Like Leibovitz, Diane Arbus, Ansel Adams, Howard Bingham, and other famous names in American photography, Uzzle’s work is stylistically recognizable. A “white” shooter from the South, he yearned to become a “LIFE” magazine photographer.
Chronicling the unrest and seismic change in his Southern milieu, he was granted intimate access into the black community by default. “LIFE” clearly changed his POV.
As such, Uzzle shot such indelible moments as a woman’s bare hand on the stone cold death visage of Martin Luther King, Jr.
Among his mentors are seminal French photo artist Henri Cartier-Bresson, and of course “F11” refers to the upper rate in f-stop on a single lens reflex, or now a Digital Single Lens Reflex (DSLR), whereby the aperture is more closed down.
Since there is a relationship between shutter speed and opening or aperture, F11 is quick, almost things in flight on one hand. But also using a slower shutter speed, can create a rich depth of field and memorable optic effect.
A soundbite from the distributor gives a nod to his longevity, “for 65 years and counting, Burk Uzzle has created some of the most iconic photographs in American history. From Martin Luther King to Woodstock to America’s small towns and back roads, Uzzle’s photographs have provided a breathtaking commentary on American civil rights, race, social justice, and art.”

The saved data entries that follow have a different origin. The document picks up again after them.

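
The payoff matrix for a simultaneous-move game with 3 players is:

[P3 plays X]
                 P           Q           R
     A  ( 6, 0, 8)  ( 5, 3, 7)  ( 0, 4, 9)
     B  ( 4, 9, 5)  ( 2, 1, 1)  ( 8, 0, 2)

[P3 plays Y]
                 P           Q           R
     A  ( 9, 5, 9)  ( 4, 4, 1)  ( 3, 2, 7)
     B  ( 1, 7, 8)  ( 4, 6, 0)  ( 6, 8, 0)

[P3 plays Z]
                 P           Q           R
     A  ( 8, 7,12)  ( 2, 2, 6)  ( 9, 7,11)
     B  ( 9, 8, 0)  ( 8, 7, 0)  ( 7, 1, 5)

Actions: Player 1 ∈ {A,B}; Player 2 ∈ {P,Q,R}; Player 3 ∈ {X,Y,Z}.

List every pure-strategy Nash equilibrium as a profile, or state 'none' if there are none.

(A,P,X): not NE [P2→R gives 4>0; P3→Z gives 12>8]
(A,P,Y): not NE [P3→Z gives 12>9]
(A,P,Z): not NE [P1→B gives 9>8]
(A,Q,X): not NE [P2→R gives 4>3]
(A,Q,Y): not NE [P2→P gives 5>4; P3→X gives 7>1]
(A,Q,Z): not NE [P1→B gives 8>2; P2→R gives 7>2; P3→X gives 7>6]
(A,R,X): not NE [P1→B gives 8>0; P3→Z gives 11>9]
(A,R,Y): not NE [P1→B gives 6>3; P2→P gives 5>2; P3→Z gives 11>7]
(A,R,Z): NE
(B,P,X): not NE [P1→A gives 6>4; P3→Y gives 8>5]
(B,P,Y): not NE [P1→A gives 9>1; P2→R gives 8>7]
(B,P,Z): not NE [P3→Y gives 8>0]
(B,Q,X): not NE [P1→A gives 5>2; P2→P gives 9>1]
(B,Q,Y): not NE [P2→R gives 8>6; P3→X gives 1>0]
(B,Q,Z): not NE [P2→P gives 8>7; P3→X gives 1>0]
(B,R,X): not NE [P2→P gives 9>0; P3→Z gives 5>2]
(B,R,Y): not NE [P3→Z gives 5>0]
(B,R,Z): not NE [P1→A gives 9>7; P2→P gives 8>1]

PSNE = {(A,R,Z)}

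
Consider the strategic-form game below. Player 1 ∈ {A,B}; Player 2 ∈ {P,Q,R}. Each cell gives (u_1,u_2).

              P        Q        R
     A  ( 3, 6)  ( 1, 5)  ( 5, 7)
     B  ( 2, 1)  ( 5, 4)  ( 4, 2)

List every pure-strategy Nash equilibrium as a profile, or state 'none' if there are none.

(A,P): not NE [P2→R gives 7>6]
(A,Q): not NE [P1→B gives 5>1; P2→R gives 7>5]
(A,R): NE
(B,P): not NE [P1→A gives 3>2; P2→Q gives 4>1]
(B,Q): NE
(B,R): not NE [P1→A gives 5>4; P2→Q gives 4>2]

PSNE = {(A,R), (B,Q)}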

Watch the Skill at Work in Uzzle’s Atelier Called Real Life
Meet Director Jethro Waters
Jethro Waters is a writer, director, producer, editor, and cinematographer of films, television, and music videos. Among features and short films, he has made music documentaries and music videos with Angel Olsen, Natalie Prass, Eric Slick, Valient Thorr, Matthew E. White, River Whyless, and a host of other musicians and artists. Jethro’s work as a filmmaker has often been published in The New York Times, The Guardian, Rolling Stone, Pitchfork, NPR, Billboard, among many other publications and media outlets. He has made a wide range of films with teams from various professions – publishing, art, academia, cinema, music, and commercial.
His recent film, YENE FIKIR, was in the official selection of the 22nd Annual San Francisco Black Film Festival, and was screened in the Massachusetts Museum of Contemporary Art, with a live score performed by acclaimed musician Natalie Prass.
Jethro’s short film REMAINS was a featured part of the Civil Rights museum photography exhibition “I Am a Man” curated by William R. Ferris, exhibiting in The Smithsonian National Museum of African American History and Culture in Washington D.C., as well as art museums in Montepellier, France, and Johannesburg, South Africa through 2018 and 2019.
Here’s Burk Uzzle
Burk Uzzle’s career, like his pictures, is a nuanced composition blending American culture, individual psyches of particular places or people, and an atypical way of seeing ourselves, our values, and our community. Always respectful yet locating the poignant or quirky, the history of his narrative belongs to all of us.
Initially grounded in documentary photography when he was the youngest photographer ever hired by LIFE magazine at age 23, his work then grew into a combination of split-second impressions reflecting the human condition during his tenure as a member of the prestigious international Magnum cooperative founded by one of his mentors Henri Cartier-Bresson. For fifteen years, Uzzle was an active contributor to the evolution of the organization and served as its President in 1979 and 1980. During the sixteen years he was associated with Magnum, he produced some of the most recognizable images we have of Woodstock to the assassination and funeral of Martin Luther King Jr. to our comprehension for the experience of Cambodian war refugees.
His archive spans almost six decades. His current work rests deep in photographic appreciation of the quiet, strong, and eloquent beauty he discovers in America’s small towns and its people. Uzzle’s current body of work is the production of artful and constructed reflections of his subjects, many of whom are African-American residents proximal to his studio in North Carolina. Their layers of experience are conjoined with Uzzle’s fundamental appreciation for unseen characteristics, which he ably captures in a collaborative, interpretive context along with his eye and his heart.
Though Burk Uzzle’s contributions to the mediums of art photography and photojournalism over a 60+ year career are innumerable, F11 and Be There finds its center in his contemporary portraiture work with African Americans in Eastern North Carolina. This film is a journey alongside one of America’s greatest visual poets as he makes museums exhibitions with a local community, travels America’s backroads in search of hidden treasures of Americana, and using his vast archive as a guide, confronts race, inequality, and injustice through the many parallels of the 20th and 21st centuries. As an artist at the age of 80, Burk Uzzle momentum through creation is only ever increasing. As vibrant and whimsical as many of his photographs are, so too are his musings about the philosophies of art and living.